Crystal growth, data collection, structure determination, and analysis

rA3G^R8 carrying the inactive mutation E259A (rA3G^R8/E259A) was purified using the same protocol as described above. The rA3G^R8/E259A-DNA complexes were prepared by mixing protein (4 mg/ml) with DNA at 1 to 1 molar ratio. After incubating on ice for 1 h, precipitation was removed by centrifugation (21,000 × g, 2 min, 4 °C). Initial screening was conducted using the sitting-drop vapor diffusion method with the ARI Crystal Gryphon Robot (ARI) and crystallization screening kits (QIAGEN) at 18 °C. Crystallization hits were further optimized using the hanging-drop vapor diffusion method at 18 °C. High-quality crystals of the rA3G^R8/E259A-AA DNA complex were obtained with a reservoir solution consisting of 0.1 M Bis-Tris Propane at pH 7.3, 0.2 M Na/KPO₄, and 18% PEG 3350. Similarly, high-quality crystals of the rA3G^R8/E259A-GA DNA complex were obtained with a reservoir solution consisting of 0.1 M Bis-Tris Propane at pH 7.5, 0.2 M Na/KPO₄, and 16% PEG 3350. These crystals were transferred to synthetic mother liquor supplemented with suitable amounts of glycerol for cryoprotection and then flash-cooled in liquid nitrogen.
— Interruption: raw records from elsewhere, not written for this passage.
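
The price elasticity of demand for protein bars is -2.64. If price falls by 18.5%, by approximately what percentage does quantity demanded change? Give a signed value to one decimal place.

48.8

%ΔQ ≈ E × %ΔP = (-2.64) × (-18.5%) ≈ 48.8%.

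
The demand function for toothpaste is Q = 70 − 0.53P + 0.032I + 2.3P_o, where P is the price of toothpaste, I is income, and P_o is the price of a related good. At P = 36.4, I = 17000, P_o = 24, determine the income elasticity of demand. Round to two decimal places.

0.84

First evaluate Q: 70 − 0.53(36.4) + 0.032(17000) + 2.3(24) = 70 − 19.292 + 544 + 55.2 = 649.908.
∂Q/∂I = +0.032, so E_I = 0.032·(17000/649.908) ≈ 0.84.
E_I ∈ (0,1): normal good (necessity).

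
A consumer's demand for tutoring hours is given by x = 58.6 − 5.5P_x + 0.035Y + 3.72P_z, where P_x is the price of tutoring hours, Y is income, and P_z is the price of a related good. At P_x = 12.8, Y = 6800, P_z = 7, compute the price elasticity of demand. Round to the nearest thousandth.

-0.279

First evaluate x: 58.6 − 5.5(12.8) + 0.035(6800) + 3.72(7) = 58.6 − 70.4 + 238 + 26.04 = 252.24.
∂x/∂P_x = −5.5, so E_p = (−5.5)·(12.8/252.24) ≈ -0.279.
|E_p| < 1: demand is inelastic.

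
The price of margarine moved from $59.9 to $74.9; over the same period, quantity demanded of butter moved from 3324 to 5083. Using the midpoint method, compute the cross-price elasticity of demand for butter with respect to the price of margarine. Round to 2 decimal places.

1.88

%ΔQ_x = (5083 − 3324)/[(3324+5083)/2] = 1759/4203.5 ≈ 0.4185.
%ΔP_y = (74.9 − 59.9)/[(59.9+74.9)/2] ≈ 0.2226.
E_xy = 0.4185/0.2226 ≈ 1.88.
E_xy > 0, so butter and margarine are substitutes.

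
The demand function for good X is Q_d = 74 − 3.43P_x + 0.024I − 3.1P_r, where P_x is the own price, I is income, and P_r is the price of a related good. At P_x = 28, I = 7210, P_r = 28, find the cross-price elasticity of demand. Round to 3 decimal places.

-1.352

Evaluating quantity at (P_x, I, P_r) gives Q_d = 74 − 3.43(28) + 0.024(7210) − 3.1(28) = 74 − 96.04 + 173.04 − 86.8 = 64.2.
∂Q_d/∂P_r = −3.1, so E_xy = -3.1·(28/64.2) ≈ -1.352.
E_xy < 0: the goods are complements.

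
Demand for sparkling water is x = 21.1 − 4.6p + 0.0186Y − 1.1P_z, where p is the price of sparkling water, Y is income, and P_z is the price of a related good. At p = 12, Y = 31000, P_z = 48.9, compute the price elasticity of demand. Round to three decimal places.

First evaluate x: 21.1 − 4.6(12) + 0.0186(31000) − 1.1(48.9) = 21.1 − 55.2 + 576.6 − 53.79 = 488.71.
∂x/∂p = −4.6, so E_p = (−4.6)·(12/488.71) ≈ -0.113.
|E_p| < 1: demand is inelastic.

-0.113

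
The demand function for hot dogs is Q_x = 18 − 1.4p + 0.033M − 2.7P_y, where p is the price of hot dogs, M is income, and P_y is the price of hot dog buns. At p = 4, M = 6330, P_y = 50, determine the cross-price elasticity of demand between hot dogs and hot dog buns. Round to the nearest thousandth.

-1.564

Q_x = 18 − 1.4(4) + 0.033(6330) − 2.7(50) = 18 − 5.6 + 208.89 − 135 = 86.29.
∂Q_x/∂P_y = −2.7, so E_xy = -2.7·(50/86.29) ≈ -1.564.
E_xy < 0: the goods are complements.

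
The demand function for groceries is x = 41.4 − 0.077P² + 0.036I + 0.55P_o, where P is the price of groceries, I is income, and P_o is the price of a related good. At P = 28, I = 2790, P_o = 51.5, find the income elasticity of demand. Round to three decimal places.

Evaluating quantity at (P, I, P_o) gives x = 41.4 − 0.077(28)² + 0.036(2790) + 0.55(51.5) = 41.4 − 60.368 + 100.44 + 28.325 = 109.797.
∂x/∂I = +0.036, so E_I = 0.036·(2790/109.797) ≈ 0.915.
E_I ∈ (0,1): normal good (necessity).

0.915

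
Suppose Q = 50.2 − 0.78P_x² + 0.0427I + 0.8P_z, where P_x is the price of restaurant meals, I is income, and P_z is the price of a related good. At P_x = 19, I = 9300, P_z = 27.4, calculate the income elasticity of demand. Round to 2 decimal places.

At the given point, Q = 50.2 − 0.78(19)² + 0.0427(9300) + 0.8(27.4) = 50.2 − 281.58 + 397.11 + 21.92 = 187.65.
∂Q/∂I = +0.0427, so E_I = 0.0427·(9300/187.65) ≈ 2.12.
E_I > 1: normal good (luxury).

2.12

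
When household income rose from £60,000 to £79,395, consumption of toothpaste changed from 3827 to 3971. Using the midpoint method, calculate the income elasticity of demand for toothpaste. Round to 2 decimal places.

%ΔQ = (3971 − 3827)/[(3827+3971)/2] = 144/3899 ≈ 0.0369.
%ΔM = (79,395 − 60,000)/[(60,000+79,395)/2] = 19395/69697.5 ≈ 0.2783.
E_I = %ΔQ/%ΔM ≈ 0.13.
E_I ∈ (0,1): normal good (necessity).

0.13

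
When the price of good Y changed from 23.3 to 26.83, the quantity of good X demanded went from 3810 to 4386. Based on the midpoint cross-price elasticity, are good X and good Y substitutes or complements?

substitutes

%ΔQ_x = (4386 − 3810)/[(3810+4386)/2] = 576/4098 ≈ 0.1406.
%ΔP_y = (26.83 − 23.3)/[(23.3+26.83)/2] ≈ 0.1408.
E_xy = 0.1406/0.1408 ≈ 0.998.
E_xy > 0, so the goods are substitutes.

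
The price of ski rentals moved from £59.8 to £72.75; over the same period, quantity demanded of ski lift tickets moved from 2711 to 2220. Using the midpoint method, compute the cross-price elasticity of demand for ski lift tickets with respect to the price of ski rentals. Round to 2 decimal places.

%ΔQ_x = (2220 − 2711)/[(2711+2220)/2] = -491/2465.5 ≈ -0.1991.
%ΔP_y = (72.75 − 59.8)/[(59.8+72.75)/2] ≈ 0.1954.
E_xy = -0.1991/0.1954 ≈ -1.02.
E_xy < 0, so ski lift tickets and ski rentals are complements.

-1.02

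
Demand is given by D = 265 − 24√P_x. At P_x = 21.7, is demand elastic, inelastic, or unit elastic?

inelastic

At P_x = 21.7, D = 153.2002.
dD/dP_x = −24/(2√P_x) = −24/(2·4.6583).
Point elasticity E = (dD/dP_x)·(P_x/D) = -2.576 × 21.7/153.2002 ≈ -0.365.
|E| ≈ 0.365 < 1, so demand is inelastic.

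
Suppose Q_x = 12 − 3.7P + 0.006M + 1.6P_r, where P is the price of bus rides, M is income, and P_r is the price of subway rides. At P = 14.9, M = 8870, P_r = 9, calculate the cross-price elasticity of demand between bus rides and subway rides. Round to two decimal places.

Substituting, Q_x = 12 − 3.7(14.9) + 0.006(8870) + 1.6(9) = 12 − 55.13 + 53.22 + 14.4 = 24.49.
∂Q_x/∂P_r = +1.6, so E_xy = 1.6·(9/24.49) ≈ 0.59.
E_xy > 0: the goods are substitutes.

0.59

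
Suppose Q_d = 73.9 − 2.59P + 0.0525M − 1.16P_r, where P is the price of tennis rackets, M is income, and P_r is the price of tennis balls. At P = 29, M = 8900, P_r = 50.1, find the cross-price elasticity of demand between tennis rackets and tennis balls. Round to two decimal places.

-0.14

Q_d = 73.9 − 2.59(29) + 0.0525(8900) − 1.16(50.1) = 73.9 − 75.11 + 467.25 − 58.116 = 407.924.
∂Q_d/∂P_r = −1.16, so E_xy = -1.16·(50.1/407.924) ≈ -0.14.
E_xy < 0: the goods are complements.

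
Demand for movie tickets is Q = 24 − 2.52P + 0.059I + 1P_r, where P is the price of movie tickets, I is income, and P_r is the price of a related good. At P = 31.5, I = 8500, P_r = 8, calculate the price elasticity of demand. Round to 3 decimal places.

-0.175

First evaluate Q: 24 − 2.52(31.5) + 0.059(8500) + 1(8) = 24 − 79.38 + 501.5 + 8 = 454.12.
∂Q/∂P = −2.52, so E_p = (−2.52)·(31.5/454.12) ≈ -0.175.
|E_p| < 1: demand is inelastic.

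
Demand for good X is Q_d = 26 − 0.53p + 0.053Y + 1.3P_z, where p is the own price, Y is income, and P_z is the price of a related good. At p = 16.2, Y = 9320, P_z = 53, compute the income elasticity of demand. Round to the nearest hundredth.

Q_d = 26 − 0.53(16.2) + 0.053(9320) + 1.3(53) = 26 − 8.586 + 493.96 + 68.9 = 580.274.
∂Q_d/∂Y = +0.053, so E_I = 0.053·(9320/580.274) ≈ 0.85.
E_I ∈ (0,1): normal good (necessity).

0.85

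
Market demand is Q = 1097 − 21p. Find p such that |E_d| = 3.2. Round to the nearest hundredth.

Set −bp/(a − bp) = −3.2 ⇒ bp = 3.2(a − bp) ⇒ bp(1+3.2) = 3.2·a.
p = 3.2·1097/(21·4.2) ≈ 39.80.

39.80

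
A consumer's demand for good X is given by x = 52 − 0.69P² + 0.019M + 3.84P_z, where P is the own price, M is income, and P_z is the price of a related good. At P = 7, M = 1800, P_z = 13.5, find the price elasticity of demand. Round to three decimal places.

-0.649

First evaluate x: 52 − 0.69(7)² + 0.019(1800) + 3.84(13.5) = 52 − 33.81 + 34.2 + 51.84 = 104.23.
∂x/∂P = −2·0.69·P = -9.66, so E_p = -9.66·(7/104.23) ≈ -0.649.
|E_p| < 1: demand is inelastic.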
X-ray diffraction data were collected at the Advanced Photon Source (GM/CA@APS, Argonne National Laboratory) beamline 23ID-D and at the Advanced Light Source (ALS, Lawrence Berkeley Laboratory) beamline 5.0.3.

Data were processed by automated data processing pipelines at the beamlines. Initial phase information was obtained by molecular replacement method with PHENIX (v1.20.1) using the rA3G crystal structures (PDB 7UU4 or 8EDJ)³³ without bound RNA. DNA was built manually in COOT. The structural models were refined using PHENIX (v1.20.1) and modified with COOT (v0.9.8.7). Data collection statistics and refinement parameters are summarized in Supplementary Table 1. Hydrogen bonding predictions were done by QtPISA (v2.1.0). Structure images were prepared with PyMOL (v2.5.3).
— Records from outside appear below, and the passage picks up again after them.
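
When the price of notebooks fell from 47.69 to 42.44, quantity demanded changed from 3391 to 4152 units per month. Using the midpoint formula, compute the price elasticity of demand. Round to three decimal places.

%ΔQ = (4152 − 3391)/[(3391 + 4152)/2] = 761/3771.5 ≈ 0.2018.
%Δp = (42.44 − 47.69)/[(47.69 + 42.44)/2] = -5.25/45.065 ≈ -0.1165.
Arc elasticity E = %ΔQ/%Δp ≈ 0.2018/-0.1165 ≈ -1.732.
|E| > 1: demand is elastic over this range.

-1.732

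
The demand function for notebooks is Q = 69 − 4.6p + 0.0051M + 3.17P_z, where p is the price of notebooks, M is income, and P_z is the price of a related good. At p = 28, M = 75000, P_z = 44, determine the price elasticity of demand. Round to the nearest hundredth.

Substituting, Q = 69 − 4.6(28) + 0.0051(75000) + 3.17(44) = 69 − 128.8 + 382.5 + 139.48 = 462.18.
∂Q/∂p = −4.6, so E_p = (−4.6)·(28/462.18) ≈ -0.28.
|E_p| < 1: demand is inelastic.

-0.28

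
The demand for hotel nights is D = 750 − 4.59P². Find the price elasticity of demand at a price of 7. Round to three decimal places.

At P = 7, D = 525.09.
dD/dP = −2·4.59·P = −64.26.
Point elasticity E = (dD/dP)·(P/D) = -64.26 × 7/525.09 ≈ -0.857.
|E| < 1, so demand is inelastic at this price.

-0.857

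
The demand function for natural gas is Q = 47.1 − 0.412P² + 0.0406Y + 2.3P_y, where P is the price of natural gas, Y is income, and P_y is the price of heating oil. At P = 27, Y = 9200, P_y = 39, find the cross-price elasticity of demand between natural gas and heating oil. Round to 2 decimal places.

0.43

Substituting, Q = 47.1 − 0.412(27)² + 0.0406(9200) + 2.3(39) = 47.1 − 300.348 + 373.52 + 89.7 = 209.972.
∂Q/∂P_y = +2.3, so E_xy = 2.3·(39/209.972) ≈ 0.43.
E_xy > 0: the goods are substitutes.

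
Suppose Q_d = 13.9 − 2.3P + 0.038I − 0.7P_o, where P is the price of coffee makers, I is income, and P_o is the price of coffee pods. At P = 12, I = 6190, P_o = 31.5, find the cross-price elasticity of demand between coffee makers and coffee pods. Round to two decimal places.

Q_d = 13.9 − 2.3(12) + 0.038(6190) − 0.7(31.5) = 13.9 − 27.6 + 235.22 − 22.05 = 199.47.
∂Q_d/∂P_o = −0.7, so E_xy = -0.7·(31.5/199.47) ≈ -0.11.
E_xy < 0: the goods are complements.

-0.11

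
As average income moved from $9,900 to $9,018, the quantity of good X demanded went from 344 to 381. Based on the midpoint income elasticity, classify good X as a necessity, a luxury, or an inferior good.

inferior

%ΔQ = (381 − 344)/[(344+381)/2] = 37/362.5 ≈ 0.1021.
%ΔM = (9,018 − 9,900)/[(9,900+9,018)/2] = -882/9459 ≈ -0.0932.
E_I = %ΔQ/%ΔM ≈ -1.095.
E_I < 0: inferior good.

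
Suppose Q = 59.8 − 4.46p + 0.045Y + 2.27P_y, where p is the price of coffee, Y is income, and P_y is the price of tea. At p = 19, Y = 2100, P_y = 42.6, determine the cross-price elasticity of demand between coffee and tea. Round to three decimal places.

At the given point, Q = 59.8 − 4.46(19) + 0.045(2100) + 2.27(42.6) = 59.8 − 84.74 + 94.5 + 96.702 = 166.262.
∂Q/∂P_y = +2.27, so E_xy = 2.27·(42.6/166.262) ≈ 0.582.
E_xy > 0: the goods are substitutes.

0.582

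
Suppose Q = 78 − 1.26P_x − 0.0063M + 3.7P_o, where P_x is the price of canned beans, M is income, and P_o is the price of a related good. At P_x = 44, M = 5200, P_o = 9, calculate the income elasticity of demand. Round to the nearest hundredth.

Substituting, Q = 78 − 1.26(44) − 0.0063(5200) + 3.7(9) = 78 − 55.44 − 32.76 + 33.3 = 23.1.
∂Q/∂M = −0.0063, so E_I = -0.0063·(5200/23.1) ≈ -1.42.
E_I < 0: inferior good.

-1.42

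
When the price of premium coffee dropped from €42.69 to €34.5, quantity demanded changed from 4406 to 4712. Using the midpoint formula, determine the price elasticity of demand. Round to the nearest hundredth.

%Δq = (4712 − 4406)/[(4406 + 4712)/2] = 306/4559 ≈ 0.0671.
%ΔP = (34.5 − 42.69)/[(42.69 + 34.5)/2] = -8.19/38.595 ≈ -0.2122.
Arc elasticity E = %Δq/%ΔP ≈ 0.0671/-0.2122 ≈ -0.32.
|E| < 1: demand is inelastic over this range.

-0.32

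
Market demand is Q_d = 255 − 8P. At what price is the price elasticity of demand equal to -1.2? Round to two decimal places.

Set −bP/(a − bP) = −1.2 ⇒ bP = 1.2(a − bP) ⇒ bP(1+1.2) = 1.2·a.
P = 1.2·255/(8·2.2) ≈ 17.39.

17.39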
HEK293T whole-cell extract preparation and Western blot

HEK293T cells were seeded in 12-well plates 24 h before transfection. FLAG-tagged A3G constructs or empty vector pcDNA were transfected using Lipofectamine 3000 Transfection Reagent (L3000008, Thermo Fisher) following the manufacturer’s recommendations and incubated for 48 h before harvesting. HEK293T whole-cell extracts were prepared in 100 μl M-PER™ Mammalian Protein Extraction Reagent (78501, Thermo Fisher Scientific) supplemented with 1× Halt™ Protease Inhibitor Cocktail (78429, Thermo Fisher Scientific) and 150 mM NaCl. Total protein concentration in the extracts was estimated using Pierce™ BCA Protein Assay Kit (23225, Thermo Fisher Scientific) following the manufacturer’s recommendations, with a typical yield of around 3 mg/ml. Extracts were stored in small aliquots at −80 °C.
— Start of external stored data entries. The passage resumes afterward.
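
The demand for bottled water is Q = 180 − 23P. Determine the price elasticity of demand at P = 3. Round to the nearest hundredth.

At P = 3, Q = 111.
dQ/dP = −23.
Point elasticity E = (dQ/dP)·(P/Q) = -23 × 3/111 ≈ -0.62.
|E| < 1, so demand is inelastic at this price.

-0.62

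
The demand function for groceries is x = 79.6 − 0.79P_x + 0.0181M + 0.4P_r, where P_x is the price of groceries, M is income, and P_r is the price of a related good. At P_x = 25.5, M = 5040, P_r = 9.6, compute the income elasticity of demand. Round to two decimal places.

At the given point, x = 79.6 − 0.79(25.5) + 0.0181(5040) + 0.4(9.6) = 79.6 − 20.145 + 91.224 + 3.84 = 154.519.
∂x/∂M = +0.0181, so E_I = 0.0181·(5040/154.519) ≈ 0.59.
E_I ∈ (0,1): normal good (necessity).

0.59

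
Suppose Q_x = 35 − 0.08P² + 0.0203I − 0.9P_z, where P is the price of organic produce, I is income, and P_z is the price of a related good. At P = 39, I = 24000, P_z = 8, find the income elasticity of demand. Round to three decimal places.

Q_x = 35 − 0.08(39)² + 0.0203(24000) − 0.9(8) = 35 − 121.68 + 487.2 − 7.2 = 393.32.
∂Q_x/∂I = +0.0203, so E_I = 0.0203·(24000/393.32) ≈ 1.239.
E_I > 1: normal good (luxury).

1.239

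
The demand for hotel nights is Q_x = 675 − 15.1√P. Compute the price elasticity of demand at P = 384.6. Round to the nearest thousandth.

At P = 384.6, Q_x = 378.8706.
dQ_x/dP = −15.1/(2√P) = −15.1/(2·19.6112).
Point elasticity E = (dQ_x/dP)·(P/Q_x) = -0.385 × 384.6/378.8706 ≈ -0.391.
|E| < 1, so demand is inelastic at this price.

-0.391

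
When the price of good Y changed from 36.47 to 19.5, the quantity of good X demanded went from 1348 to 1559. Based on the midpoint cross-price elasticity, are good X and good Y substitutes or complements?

complements

%ΔQ_x = (1559 − 1348)/[(1348+1559)/2] = 211/1453.5 ≈ 0.1452.
%ΔP_y = (19.5 − 36.47)/[(36.47+19.5)/2] ≈ -0.6064.
E_xy = 0.1452/-0.6064 ≈ -0.239.
E_xy < 0, so the goods are complements.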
For western blot, proteins in HEK293T whole-cell extracts were separated by SDS-PAGE and transferred onto Immobilon® -FL PVDF membrane (IPFL00010, EMD Millipore). The membranes were blotted with primary antibodies: anti-FLAG M2 mAb (F3165, SIGMA, 1:3000) and anti-alpha tubulin mAb (GT114, GeneTex, 1:5000). ECL Plex Goat-α-Mouse IgG-Cy3 (PA43009, Cytiva, 1:3000) was used as the secondary antibody. Cy3 signals were detected using the Typhoon^TM Biomolecular Imager (Cytiva).

Statistical analysis

We assessed the assumption of equal variances using an F-test. Data analysis was performed using a two-tailed Student’s t-test in Excel (v16.82), assuming homoscedasticity. A significance level of α = 0.05 was applied to determine statistical significance.

Reporting summary

Further information on research design is available in the Nature Portfolio Reporting Summary linked to this article.